Produced by Hit-Boy, Nas’s new album King’s Disease caters to old and new school hip hop listeners, by offering reflections on career, relationship, and social issues throughout its entirety. The project’s lyrics and wordplay make this a refreshing piece to listen to because of how he uses his artistry to talk about issues that many artists today don’t acknowledge such as colourism, systemic racism, and domestic abuse. Nas has been around for a long time and is a renowned hip-hop artist mainly for being a lyrical mastermind. His debut album, Illmatic, is considered a hip hop classic 26 years later. However, it feels as though the newer generation is unaware of the impact of his music. This can make him seem non-relevant to my generation because of our focus on content from newer artists and the ones we’re already familiar with.

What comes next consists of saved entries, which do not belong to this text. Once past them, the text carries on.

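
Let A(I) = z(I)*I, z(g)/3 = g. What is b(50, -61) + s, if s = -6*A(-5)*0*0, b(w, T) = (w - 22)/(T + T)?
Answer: -14/61 ≈ -0.22951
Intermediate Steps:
b(w, T) = (-22 + w)/(2*T) (b(w, T) = (-22 + w)/((2*T)) = (-22 + w)*(1/(2*T)) = (-22 + w)/(2*T))
z(g) = 3*g
A(I) = 3*I² (A(I) = (3*I)*I = 3*I²)
s = 0 (s = -6*(3*(-5)²)*0*0 = -6*(3*25)*0*0 = -6*75*0*0 = -0*0 = -6*0 = 0)
b(50, -61) + s = (½)*(-22 + 50)/(-61) + 0 = (½)*(-1/61)*28 + 0 = -14/61 + 0 = -14/61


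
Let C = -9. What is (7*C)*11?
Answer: -693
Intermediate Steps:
(7*C)*11 = (7*(-9))*11 = -63*11 = -693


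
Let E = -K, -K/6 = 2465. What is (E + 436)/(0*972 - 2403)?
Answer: -15226/2403 ≈ -6.3362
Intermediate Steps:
K = -14790 (K = -6*2465 = -14790)
E = 14790 (E = -1*(-14790) = 14790)
(E + 436)/(0*972 - 2403) = (14790 + 436)/(0*972 - 2403) = 15226/(0 - 2403) = 15226/(-2403) = 15226*(-1/2403) = -15226/2403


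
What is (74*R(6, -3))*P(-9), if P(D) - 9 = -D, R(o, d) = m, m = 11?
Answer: 14652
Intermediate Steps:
R(o, d) = 11
P(D) = 9 - D
(74*R(6, -3))*P(-9) = (74*11)*(9 - 1*(-9)) = 814*(9 + 9) = 814*18 = 14652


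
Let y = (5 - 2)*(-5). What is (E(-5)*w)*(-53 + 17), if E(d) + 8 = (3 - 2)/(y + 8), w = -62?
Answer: -127224/7 ≈ -18175.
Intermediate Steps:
y = -15 (y = 3*(-5) = -15)
E(d) = -57/7 (E(d) = -8 + (3 - 2)/(-15 + 8) = -8 + 1/(-7) = -8 + 1*(-1/7) = -8 - 1/7 = -57/7)
(E(-5)*w)*(-53 + 17) = (-57/7*(-62))*(-53 + 17) = (3534/7)*(-36) = -127224/7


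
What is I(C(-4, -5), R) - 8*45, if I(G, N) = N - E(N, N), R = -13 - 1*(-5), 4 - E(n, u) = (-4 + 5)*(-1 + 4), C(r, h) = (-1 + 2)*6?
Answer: -369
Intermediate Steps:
C(r, h) = 6 (C(r, h) = 1*6 = 6)
E(n, u) = 1 (E(n, u) = 4 - (-4 + 5)*(-1 + 4) = 4 - 3 = 1)
R = -8 (R = -13 + 5 = -8)
I(G, N) = -1 + N (I(G, N) = N - 1*1 = N - 1 = -1 + N)
I(C(-4, -5), R) - 8*45 = (-1 - 8) - 8*45 = -9 - 360 = -369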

However, King’s Disease deserves a closer look for all the right reasons so let’s look at some of my personal favourites from the new album; “Ultra Black”, “The Definition”, and “King’s Disease”. 

“Ultra Black” was written out of the pain that Nas felt after decades of police brutality against Black people in the US. Nas said in an Apple Music interview that this song is to celebrate being black, saying “A moment to be happy, to be happy of our existence”. This song touches various aspects of black history and African culture that he addresses as prideful moments for Black communities in America. In current times, with the Black community facing many political issues in addition to the lack of accurate portrayal in mainstream media, “Ultra Black” is meant to uplift the black community by recognizing and appreciating their culture. 

“The Definition” is by far my favourite song from the entire album. I say so because like many students my age,  I am passionate about social justice reform. This song perfectly captures the systemic oppression black people face in America, something we have been watching with disgust.

“Unethical ways put you in prison, try to roof you

Our youth is dead to us/ they called us superpredators”

Nas here is talking about mass incarceration during the ’80s where Black men were imprisoned with unreasonably long sentences for petty crime. During this time, many US politicians came out stereotyping Black men as dangerous and used this for their political agendas. As many worldwide are hard at work on dismantling such stereotypes and policies, this song is more relevant to us now more than ever. 

Last but not least, in “King’s Disease”, the lyrics are reflective of his intrapersonal relationship. “King’s Disease”, also known as rich man’s disease can be meant to show that most of the time the issues that push us off of our throne or path can come from within. Through “Kings Disease” he also sends a message that we’ve all got problems but it’s how we look back and deal with them:

“Jealousy keeps blossoming, ain’t let it box me in (King) 

‘Cause you are not a king if you can’t come out a thing 

That you got yourself in, claiming nobody helping” 

Nas’s words go to show that ego and jealousy are enough to stray you from your throne but the fact that these issues come from within makes them even more dangerous because at that point no one can save you but yourself. 

“You could’ve made it (You was good), look at all the time wasted 

Now you gotta retract statements, shoulda stuck to the basics 

All you had to do was tell the truth, like, fuck all the fake shit 

You should want every brother to make it out” 

In all honesty, Nas’s King’s Disease was like a breath of fresh air from the content which is dominantly directed at my age group. Nas uses his artistic platform to educate and reach out to his audiences by conveying relevant themes that we’re concerned about and allows us a chance to find deeper meaning in his lyrics. Not only does he talk about racial inequality with “The Definition,” but he also uplifts Black men and women through “Ultra Black,” while talking about his relationship with himself and others through “Replace Me” and “King’s Disease.” Instead of flexing his fame, fortune, or the women in his life, he shows vulnerability and that is exactly what sets King’s Disease apart from recent albums created by artists of my generation. Overall, Nas’s King’s Disease feels heartfelt, relatable, and will have you resonating with the lyrics no matter how many times you go back and listen to them.

Sanjana Srivastava is 17 years old from Ontario, Canada, and in her last year of high school. She’s looking forward to being a policy analyst for the Canadian government. She is passionate about social justice and volunteers for nonprofit organizations outside of school. She’s also an avid reader and dancer in her free time.